So where are things with that SEPTA strike again?
A brief history of SEPTA strikes to let you know whether to expect your bus to show.

Douglas Muth via Flickr Creative Commons
1. The Trasport Workers Union Local 234 is not striking today, obviously. @SEPTA_SOCIAL has been reassuring people about it all day.
2. They had not, however, agreed on a new contract with SEPTA as of midnight Sunday when their previous contract expired, and could still strike whenever. Negotiatons yesterday were apparently pretty heated, which is why everybody says they agreed to just try again today.
3. Both sides are back at the negotiating table today.
4. If there's a strike, the city buses, subway, el, trolleys and Norristown high-speed line will stop running. The Regional Rail lines, University City's LUCY bus and some suburban bus routes, and the CCT shuttles for people with disabilities and the elderly would still be running.
5. If you bought an April TransPass and are now slapping your forehead, SEPTA says that "riders who purchased transit passes before a service interruption may receive full or partial refunds for unused passes." Unclear on how, but nice to know.
SEPTA workers have gone on strike several times since the '70s; the longest recent one that affected this many areas of service was for 40 days in 1998. (Some places cite a 108-day strike in 1983, but that was much more complicated than it sounds and was mostly about the recently acquired Regional Rail lines.)

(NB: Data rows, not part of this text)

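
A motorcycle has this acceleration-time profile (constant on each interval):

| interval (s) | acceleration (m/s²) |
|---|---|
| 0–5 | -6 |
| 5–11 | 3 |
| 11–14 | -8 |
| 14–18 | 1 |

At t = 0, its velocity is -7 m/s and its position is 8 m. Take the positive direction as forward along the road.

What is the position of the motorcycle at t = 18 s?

-527 m

On each constant-a segment, Δv = aΔt and Δx = v₀Δt + ½aΔt²; chain segment to segment.
0–5 s: v starts -7 m/s; Δx = -7·5 + ½·-6·5² = -110 m; v ends -37 m/s.
5–11 s: v starts -37 m/s; Δx = -37·6 + ½·3·6² = -168 m; v ends -19 m/s.
11–14 s: v starts -19 m/s; Δx = -19·3 + ½·-8·3² = -93 m; v ends -43 m/s.
14–18 s: v starts -43 m/s; Δx = -43·4 + ½·1·4² = -164 m; v ends -39 m/s.
x(18) = 8 + Σ Δx = -527 m.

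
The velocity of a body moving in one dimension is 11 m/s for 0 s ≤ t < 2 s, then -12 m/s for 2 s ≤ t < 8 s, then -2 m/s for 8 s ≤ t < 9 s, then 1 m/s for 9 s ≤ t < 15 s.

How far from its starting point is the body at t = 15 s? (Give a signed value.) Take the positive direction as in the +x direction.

-46 m

Net displacement equals the area under the velocity-time graph (areas below the axis count negative).
0–2 s: 11 × 2 = 22 m
2–8 s: -12 × 6 = -72 m
8–9 s: -2 × 1 = -2 m
9–15 s: 1 × 6 = 6 m
Net displacement = -46 m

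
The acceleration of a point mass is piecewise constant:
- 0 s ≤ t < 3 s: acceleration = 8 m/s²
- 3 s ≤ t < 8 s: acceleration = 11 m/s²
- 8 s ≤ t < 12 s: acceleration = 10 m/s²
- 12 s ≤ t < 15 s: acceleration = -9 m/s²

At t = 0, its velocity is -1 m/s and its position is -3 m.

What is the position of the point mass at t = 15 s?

On each constant-a segment, Δv = aΔt and Δx = v₀Δt + ½aΔt²; chain segment to segment.
0–3 s: v starts -1 m/s; Δx = -1·3 + ½·8·3² = 33 m; v ends 23 m/s.
3–8 s: v starts 23 m/s; Δx = 23·5 + ½·11·5² = 252.5 m; v ends 78 m/s.
8–12 s: v starts 78 m/s; Δx = 78·4 + ½·10·4² = 392 m; v ends 118 m/s.
12–15 s: v starts 118 m/s; Δx = 118·3 + ½·-9·3² = 313.5 m; v ends 91 m/s.
x(15) = -3 + Σ Δx = 988 m.

988 m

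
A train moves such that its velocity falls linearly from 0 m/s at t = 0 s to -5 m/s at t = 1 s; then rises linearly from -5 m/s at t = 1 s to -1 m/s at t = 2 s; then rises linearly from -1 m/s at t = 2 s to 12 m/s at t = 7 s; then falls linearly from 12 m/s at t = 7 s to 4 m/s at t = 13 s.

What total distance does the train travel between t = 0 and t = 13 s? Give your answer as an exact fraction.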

It may be somewhat reassuring to hear that the only strike that involved shutting down most of SEPTA for more than a month in the last four decades — the one in 1998 — was less over raises and benefits, like in these current negotiations, but over larger-scale stuff:
Unlike previous TWU-SEPTA disputes, it was not a battle over traditional economic issues like wage in- creases and health insurance benefits. Instead, the struggle was prompted by the company's desire to change work rules ... including the right to assign work, hire part timers, contract out work, and dismiss workers who violated the company's drug and alcohol policy.

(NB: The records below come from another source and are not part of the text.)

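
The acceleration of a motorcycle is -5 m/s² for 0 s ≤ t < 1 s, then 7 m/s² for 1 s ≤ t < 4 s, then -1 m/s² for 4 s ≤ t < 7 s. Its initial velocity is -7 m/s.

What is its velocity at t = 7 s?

Δv equals the area under the a-t graph; then v = v₀ + Δv.
0–1 s: -5 × 1 = -5 m/s
1–4 s: 7 × 3 = 21 m/s
4–7 s: -1 × 3 = -3 m/s
Δv = 13 m/s, so v(7) = -7 + (13) = 6 m/s.

6 m/s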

Plus, SEPTA general manager Louis Gambaccini, who'd been a key voice in persuading management to deal with the unions, had just left, and the unions didn't like his replacement, nor the negotiator SEPTA chose, nor that more than the usual economic stuff was suddenly on the table.

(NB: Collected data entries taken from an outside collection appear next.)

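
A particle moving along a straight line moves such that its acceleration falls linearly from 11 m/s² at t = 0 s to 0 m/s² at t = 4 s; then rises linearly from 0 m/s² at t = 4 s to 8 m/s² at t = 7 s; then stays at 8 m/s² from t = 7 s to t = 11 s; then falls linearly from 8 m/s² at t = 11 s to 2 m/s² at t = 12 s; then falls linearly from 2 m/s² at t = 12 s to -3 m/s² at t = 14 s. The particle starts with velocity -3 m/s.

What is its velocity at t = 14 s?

67 m/s

Δv equals the area under the a-t graph; then v = v₀ + Δv.
0–4 s: ½(11 + 0)(4) = 22 m/s
4–7 s: ½(0 + 8)(3) = 12 m/s
7–11 s: 8 × 4 = 32 m/s
11–12 s: ½(8 + 2)(1) = 5 m/s
12–14 s: ½(2 + -3)(2) = -1 m/s
Δv = 70 m/s, so v(14) = -3 + (70) = 67 m/s.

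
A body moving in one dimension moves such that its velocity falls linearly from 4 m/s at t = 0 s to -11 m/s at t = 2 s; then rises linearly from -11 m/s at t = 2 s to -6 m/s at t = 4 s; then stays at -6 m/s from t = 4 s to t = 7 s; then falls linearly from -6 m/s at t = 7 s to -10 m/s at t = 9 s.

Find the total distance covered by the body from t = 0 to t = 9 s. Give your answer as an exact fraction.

Total distance travelled is ∫|v| dt — sum the magnitudes of each area piece.
0–2 s: v = 0 at t = 8/15 s; triangle areas 16/15 + 121/15 = 137/15 m
2–4 s: |½(-11 + -6)(2)| = 17 m
4–7 s: |-6| × 3 = 18 m
7–9 s: |½(-6 + -10)(2)| = 16 m
Total distance = 902/15 m

902/15 m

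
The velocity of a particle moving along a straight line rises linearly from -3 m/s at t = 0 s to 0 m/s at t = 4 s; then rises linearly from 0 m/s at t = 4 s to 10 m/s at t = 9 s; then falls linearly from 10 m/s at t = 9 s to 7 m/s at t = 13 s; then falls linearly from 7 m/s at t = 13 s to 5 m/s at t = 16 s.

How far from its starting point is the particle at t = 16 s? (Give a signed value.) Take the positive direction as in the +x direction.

Net displacement equals the area under the velocity-time graph (areas below the axis count negative).
0–4 s: ½(-3 + 0)(4) = -6 m
4–9 s: ½(0 + 10)(5) = 25 m
9–13 s: ½(10 + 7)(4) = 34 m
13–16 s: ½(7 + 5)(3) = 18 m
Net displacement = 71 m

71 m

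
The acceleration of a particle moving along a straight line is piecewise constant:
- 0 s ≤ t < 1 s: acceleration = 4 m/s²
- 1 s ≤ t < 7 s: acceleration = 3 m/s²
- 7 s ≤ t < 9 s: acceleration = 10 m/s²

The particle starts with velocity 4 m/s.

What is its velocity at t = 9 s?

46 m/s

Δv equals the area under the a-t graph; then v = v₀ + Δv.
0–1 s: 4 × 1 = 4 m/s
1–7 s: 3 × 6 = 18 m/s
7–9 s: 10 × 2 = 20 m/s
Δv = 42 m/s, so v(9) = 4 + (42) = 46 m/s.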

As a contrast, the last couple strikes, in 2005 and 2009, were over similar issues to what's being negotiated now: Raises and benefits. Those recent strikes lasted only about a week each. (Yes, one of those weeks was when the Phillies were winning the World Series, but it was still only a week.) We're not soothsayers over here, but we hope that this brief history lesson gives you a better idea of what to expect.